Cisco’s plan will include a foray into the hardware space, with new UCS B-Class blade servers powered by Intel’s new quad-core Nehalem EP processors, and partnerships around storage and virtualization with such technology stalwarts as VMware, Microsoft, EMC, NetApp and BMC Software. At the center of it are Cisco’s networking capabilities.
Ruh said that Cisco offers products that give customers visibility into what its happening on their networks. However, the vendor has seen a rapid rise over the last two years in the number of requests from businesses to give them better visibility into their applications, he said. That has been fueled by the increase in the use of distributed applications, the move to SAAS (software as a service) environments and the fact that these applications are now being opened up to a greater number of users.

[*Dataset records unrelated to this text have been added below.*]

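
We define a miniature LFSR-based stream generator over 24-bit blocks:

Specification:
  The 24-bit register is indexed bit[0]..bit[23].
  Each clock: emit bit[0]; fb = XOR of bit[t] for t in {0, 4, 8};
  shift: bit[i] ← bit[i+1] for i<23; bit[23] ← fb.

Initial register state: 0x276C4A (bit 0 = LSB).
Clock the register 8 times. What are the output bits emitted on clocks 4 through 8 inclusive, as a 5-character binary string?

10010

reg_0 = 0x276C4A
clock 1: out=0, reg = 0x13B625
clock 2: out=1, reg = 0x89DB12
clock 3: out=0, reg = 0x44ED89
clock 4: out=1, reg = 0x2276C4
clock 5: out=0, reg = 0x113B62
clock 6: out=0, reg = 0x889DB1
clock 7: out=1, reg = 0xC44ED8
clock 8: out=0, reg = 0xE2276C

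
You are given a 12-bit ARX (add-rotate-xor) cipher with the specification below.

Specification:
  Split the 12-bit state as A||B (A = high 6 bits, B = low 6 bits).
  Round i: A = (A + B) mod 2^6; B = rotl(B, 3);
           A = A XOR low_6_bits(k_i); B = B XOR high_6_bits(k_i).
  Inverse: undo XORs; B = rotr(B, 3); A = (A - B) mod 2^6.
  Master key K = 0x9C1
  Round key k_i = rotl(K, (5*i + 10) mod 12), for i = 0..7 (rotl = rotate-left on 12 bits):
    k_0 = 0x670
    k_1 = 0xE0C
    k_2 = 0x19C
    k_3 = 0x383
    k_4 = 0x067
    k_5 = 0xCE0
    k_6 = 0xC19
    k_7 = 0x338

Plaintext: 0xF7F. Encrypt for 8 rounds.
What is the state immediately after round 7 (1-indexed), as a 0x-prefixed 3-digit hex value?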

“That demand [for application visibility] has increased as [enterprises move to] unified computing,” Ruh said. Enterprises want to “look and see how applications are working on the network.”

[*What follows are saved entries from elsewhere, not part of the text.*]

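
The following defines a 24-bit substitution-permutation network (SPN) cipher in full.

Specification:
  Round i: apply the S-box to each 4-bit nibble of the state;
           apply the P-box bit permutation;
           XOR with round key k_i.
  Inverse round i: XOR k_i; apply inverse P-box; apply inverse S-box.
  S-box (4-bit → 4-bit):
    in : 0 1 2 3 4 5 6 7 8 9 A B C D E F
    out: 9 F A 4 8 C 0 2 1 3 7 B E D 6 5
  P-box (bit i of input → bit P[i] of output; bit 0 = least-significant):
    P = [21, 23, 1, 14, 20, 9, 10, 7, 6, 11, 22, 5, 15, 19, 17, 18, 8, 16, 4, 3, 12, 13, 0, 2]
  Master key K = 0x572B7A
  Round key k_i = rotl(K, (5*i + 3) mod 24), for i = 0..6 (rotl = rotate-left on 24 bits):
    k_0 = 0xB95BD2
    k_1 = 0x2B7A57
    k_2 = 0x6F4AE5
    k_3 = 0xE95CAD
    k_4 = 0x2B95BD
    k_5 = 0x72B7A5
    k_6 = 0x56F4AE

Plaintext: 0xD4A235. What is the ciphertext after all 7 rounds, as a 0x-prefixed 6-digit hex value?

0xD25572

s_0 = plaintext = 0xD4A235
s_1 = Round(s_0, k_0) = 0xB387FD
s_2 = Round(s_1, k_1) = 0x1B8641
s_3 = Round(s_2, k_2) = 0xCEBB6A
s_4 = Round(s_3, k_3) = 0x44F4DA
s_5 = Round(s_4, k_4) = 0x991113
s_6 = Round(s_5, k_5) = 0x2D0847
s_7 = Round(s_6, k_6) = 0xD25572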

For example, if the deployment of a new firewall results in all but one application working, the software from Tidal will enable customers to determine which applications isn’t working, whether the problem is with the application or firewall, and how to fix it.
“That’s a simple problem,” Ruh said.
It gets more difficult when you need to look at multiple applications running with myriad middleware problems throughout the network.
Tidal’s application visibility capabilities includes applications from SAP, Oracle and Microsoft, as well as custom applications built on Java and Microsoft’s .NET platform, which Ruh said coveres about 95 percent of requests Cisco receives from customers.
In addition to the applications management and visibility features, Tidal will also bring automation capabilities to Cisco, an important aspect of Cisco’s data center strategy. Data centers-with a greater distributed nature to them and more use of virtualization tools-are becoming increasingly complex, and the ability to automate many of the routine tasks involved in application management will help IT departments become more efficient, particularly given that the global recession is leading to cutbacks in IT spending.
“Everybody is realizing that a lot of what they’re doing is repetitive practices and best practices,” Ruh said. “The ability to automate those practices is just becoming to get [realized].”
Hewlett-Packard, a key competitor to Cisco in the data center, on April 8 released new automation capabilities aimed at making virtualized environments more efficient. HP officials and Glenn O’Donnell, an analyst with Forrester Research, said that as data centers move forward, virtualization and automation technologies will become inextricably linked.
Looking at the industry, Cisco’s Ruh said there weren’t many companies that offered all the capabilities that Tidal does. System management has gotten a high profile, but application management to the degree that Tidal offers is rare, he said.
Ruh also said the deal will be a boon for Cisco partners, who will be able to build upon the application management and automation capabilities for their customers.